ROME – As thousands of priests arrived in Rome for events marking the end of the Year for Priests, two other groups of Catholics arrived with some very specific requests.
The U.S.-based Survivors Network of those Abused by Priests, known as SNAP, held a news conference in Rome June 8 asking Pope Benedict XVI to make a public apology for clerical sex abuse during the closing ceremonies for the Year for Priests and to back it up with a pledge that any priest who abuses a minor anywhere in the world immediately will be removed from the priesthood.
While Vatican rules insist priests accused of abuse be removed from ministry immediately, dismissal from the priesthood is only one of the possible penalties for the crime of sex abuse.
SNAP also asked Pope Benedict to explain how he personally dealt with accusations against priests when he was a bishop in Germany and later when he was head of the Congregation for the Doctrine of the Faith.
Joelle Casteix, SNAP’s Southwest regional director, said the June 9-10 closing ceremonies for the Year for Priests are “the moment for Pope Benedict to be a man of God” and take concrete action to ensure that no child is ever again harmed by a Catholic priest.
Peter Isley, the Midwest regional director, said the group also wants Pope John Paul II’s sainthood cause put on hold while an independent investigation is conducted regarding his policies on priests who sexually abused minors.
Barbara Dorris, SNAP’s victims’ outreach director, said the pope has to say something about the abuse scandal during the closing ceremonies for Year for Priests because “it’s the elephant in the room.”
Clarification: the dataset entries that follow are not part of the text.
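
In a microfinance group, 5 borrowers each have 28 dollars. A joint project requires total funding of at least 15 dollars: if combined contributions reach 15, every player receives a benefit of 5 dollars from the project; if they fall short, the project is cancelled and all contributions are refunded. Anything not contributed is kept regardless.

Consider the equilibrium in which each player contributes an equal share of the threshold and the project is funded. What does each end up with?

Equal share of the threshold: 15/5 = 3.
At this profile no one gains by cutting their contribution: any cut drops the total below 15, the project is cancelled, contributions are refunded, and the deviator ends with 28, which is less than 28 − 3 + 5 = 30. Contributing more than 3 just wastes the excess. So contributing exactly 3 is a best response.
Each player's payoff: 28 − 3 + 5 = 30.

30 dollars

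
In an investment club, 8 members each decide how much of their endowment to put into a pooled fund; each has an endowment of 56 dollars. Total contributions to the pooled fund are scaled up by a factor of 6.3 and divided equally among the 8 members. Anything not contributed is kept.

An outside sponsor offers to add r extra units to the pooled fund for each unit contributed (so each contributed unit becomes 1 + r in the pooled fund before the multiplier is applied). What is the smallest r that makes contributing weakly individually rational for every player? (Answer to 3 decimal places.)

With matching at rate r, one contributed unit becomes (1 + r) in the pooled fund and returns 6.3 × (1 + r) / 8 to the contributor.
Setting this equal to 1: 1 + r = 8/6.3 = 1.2698.
So the minimum matching rate is r = 1.2698 − 1 = 0.270.

0.270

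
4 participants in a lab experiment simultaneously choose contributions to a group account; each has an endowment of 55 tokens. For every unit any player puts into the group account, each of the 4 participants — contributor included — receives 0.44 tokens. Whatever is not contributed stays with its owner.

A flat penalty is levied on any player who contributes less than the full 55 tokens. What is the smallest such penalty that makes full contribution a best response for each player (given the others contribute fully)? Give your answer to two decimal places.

Given the others contribute fully, the best deviation is to contribute 0 (any partial contribution still incurs the fine and gives up units whose private return 0.44 is below 1).
Deviating from 55 to 0 saves 55 tokens but forfeits the deviator's share of the drop in the group account: 0.44 × 55 = 24.20.
So the deviation gain is 55 − 24.20 = 30.80, and the fine must be at least 30.80 tokens to wipe it out.

30.80 tokens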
Also June 8, members of several groups advocating for women’s ordination held a news conference in Rome, then walked to St. Peter’s Square to hand out leaflets. After just a few minutes, police asked the women – three of whom were wearing Roman collars – to leave, and they did.
“I am an ordained Roman Catholic priest,” Mary Ann McCarthy Schoettly from Newton, N.J., told reporters. “We have come to Rome to celebrate with our fellow priests.”
Schoettly, who said she was ordained in 2008 and excommunicated, said that while the Catholic Church does not recognize her ordination or the priesthood of other Catholic women, “we are not going away.”
Erin Sainz Hanna, executive director of the U.S.-based Women’s Ordination Conference, told reporters, “The Vatican is all too happy to turn a blind eye when men in its ranks destroy the lives of children and families, but jumps at the chance to excommunicate women who are doing good works.”
In 2008, the doctrinal congregation formally decreed that a woman who attempts to be ordained a Catholic priest and the person attempting to ordain her are automatically excommunicated. In 1994, Pope John Paul said the church’s ban on women priests is definitive and not open to debate among Catholics.